Incubator Day 5Our Marans eggs are on Day 5 of incubation. We spent some time yesterday trying to hone in the temperature to 99.5 degrees F. We were using 4 different thermometers and they were each giving us different readings. The good news is, there was some consistency in where we placed the thermometers in and around the incubator. Right now we think we are somewhere between 98.8 and 100.2. Hopefully our growing chicks are finding it juuuust right. On Day 7 and 14 we will have the chance to "candle" the eggs, i.e., hold a special "flashlight" up to the eggs to determine if there is any growth inside. It's harder to see with these dark eggs, but we should be able to make out an embryo in most of the eggs. I can't wait!

 

Last night we spent some time locating organic feed suppliers and making plans to build our chicken "run" and moving the heavy coup to a designated spot in the backyard near the Sugar Maple tree. Before they go outside, they'll be indoors with us for a few weeks. We'll need to get pine shavings for the young chicks and dry chick food, and each week until they are mostly grown, their feed changes to accomodate their growing needs. Friends at Fertrell recommended Organic Unlimited so we're looking to see if they distribute to a store closer to us.

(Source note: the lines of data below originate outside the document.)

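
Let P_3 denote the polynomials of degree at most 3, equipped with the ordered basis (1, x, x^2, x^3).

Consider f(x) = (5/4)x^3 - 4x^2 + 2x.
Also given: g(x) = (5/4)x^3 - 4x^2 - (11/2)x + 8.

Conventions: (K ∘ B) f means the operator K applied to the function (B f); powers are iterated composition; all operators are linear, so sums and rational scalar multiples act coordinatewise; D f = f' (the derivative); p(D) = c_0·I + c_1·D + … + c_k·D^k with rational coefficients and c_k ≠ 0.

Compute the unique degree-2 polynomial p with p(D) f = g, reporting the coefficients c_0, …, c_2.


p(D) = I − D^2, i.e. c_0 = 1, c_1 = 0, c_2 = -1

D^0 f = (5/4)x^3 - 4x^2 + 2x
D^1 f = (15/4)x^2 - 8x + 2
D^2 f = (15/2)x - 8
matching coefficients of g against c_0 f + c_1 Df + … from the top degree down determines the c_i
solution: c_0 = 1, c_1 = 0, c_2 = -1


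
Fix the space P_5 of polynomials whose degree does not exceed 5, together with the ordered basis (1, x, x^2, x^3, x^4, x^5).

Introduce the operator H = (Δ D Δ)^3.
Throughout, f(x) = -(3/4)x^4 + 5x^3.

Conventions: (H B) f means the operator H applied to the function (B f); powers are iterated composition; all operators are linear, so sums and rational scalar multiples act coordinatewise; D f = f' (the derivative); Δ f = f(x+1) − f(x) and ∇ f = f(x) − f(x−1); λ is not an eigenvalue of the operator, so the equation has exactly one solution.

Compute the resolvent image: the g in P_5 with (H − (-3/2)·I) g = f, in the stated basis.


g(x) = -(1/2)x^4 + (10/3)x^3

write g with unknown coordinates in the stated basis and equate coefficients in (H − (-3/2)·I) g = f
solving from the highest basis element down gives g = -(1/2)x^4 + (10/3)x^3
check: H g = 0
so H g − (-3/2)·g = -(3/4)x^4 + 5x^3 = f ✓


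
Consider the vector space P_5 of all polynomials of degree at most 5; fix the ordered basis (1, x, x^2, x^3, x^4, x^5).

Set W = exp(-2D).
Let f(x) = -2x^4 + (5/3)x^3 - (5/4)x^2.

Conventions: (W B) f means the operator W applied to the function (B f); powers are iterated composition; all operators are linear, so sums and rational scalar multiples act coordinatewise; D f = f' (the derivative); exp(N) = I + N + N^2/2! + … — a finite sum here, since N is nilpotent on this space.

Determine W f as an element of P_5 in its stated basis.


order-1 term: 16x^3 - 10x^2 + 5x
order-2 term: -48x^2 + 20x - 5
order-3 term: 64x - 40/3
order-4 term: -32
the series for exp(-2D) f terminates at order 4
exp(-2D) f = -2x^4 + (53/3)x^3 - (237/4)x^2 + 89x - 151/3

g(x) = -2x^4 + (53/3)x^3 - (237/4)x^2 + 89x - 151/3


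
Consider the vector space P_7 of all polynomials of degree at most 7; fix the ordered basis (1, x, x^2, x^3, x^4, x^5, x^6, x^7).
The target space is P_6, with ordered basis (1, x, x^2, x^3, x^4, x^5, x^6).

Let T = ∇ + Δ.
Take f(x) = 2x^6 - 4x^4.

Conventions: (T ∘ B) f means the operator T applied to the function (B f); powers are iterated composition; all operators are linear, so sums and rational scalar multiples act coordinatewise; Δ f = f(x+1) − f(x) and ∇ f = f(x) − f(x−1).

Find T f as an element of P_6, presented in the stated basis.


∇ f = 12x^5 - 30x^4 + 24x^3 - 6x^2 - 4x + 2
Δ f = 12x^5 + 30x^4 + 24x^3 + 6x^2 - 4x - 2
(∇ + Δ) f = 24x^5 + 48x^3 - 8x

the image equals g(x) = 24x^5 + 48x^3 - 8x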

The other big decision we're in the process of making is what to do with the extra chickens that hatch. Our goal is to have a dozen hens and one rooster. His name is Earl. I told myself I wasn't going to name the birds, but it has been decided that the rooster's name is Earl. His father was "Duke" and so he will be the Earl of Duke. :)

Anyway, we are hatching 26 chicks. We only want to keep 13. The dilemma is that if they all, or most of them, hatch, we'll have around 13 birds to find a home for. We don't want to give them to just anyone. Folks like Wynette at Adamson Acres have worked very hard to maintain the Marans purity in breed. "We are proud to state that our French Copper Black Marans bloodlines include Davis, Jeane, and Presley lines. We feel we have made very good choices on these bloodlines, and we will continue breeding for dark egg color and excellent conformation of birds." Marans should always have feathered shanks and lay dark eggs and if they are bred with another kind of chicken all that hard work to maintain the French breed in the US will have been neglectfully dismissed. We know of at least one chicken breeder that keeps Marans, but what if all our leftover birds are male? They are much harder to find homes for. So then we face reality - Marans are known for their excellent meat quality. While we were at Fertrell, I found a flyer for a local poultry processor. Do we take these young birds to be processed for meat? Would we be able to eat them after having hatched (and loved) them? Mmh... lots to think about.

In the meantime, we have a lot to do to prep for their arrival. On Day 21, they'll begin pipping (chipping away at their shells in order to hatch) and within 3 days, they'll need to be placed in a brooding box. We have the infrared lights, the waterers and the feeders. The Earthy Cowboy is going to fashion a box for them under the table with greenhouse plastic, deer netting and other bits of DIY kinds of things. Pine shavings will cover the floor of the box and within just a week, we'll give them a perch to try out. Stay posted for more details on our experiment.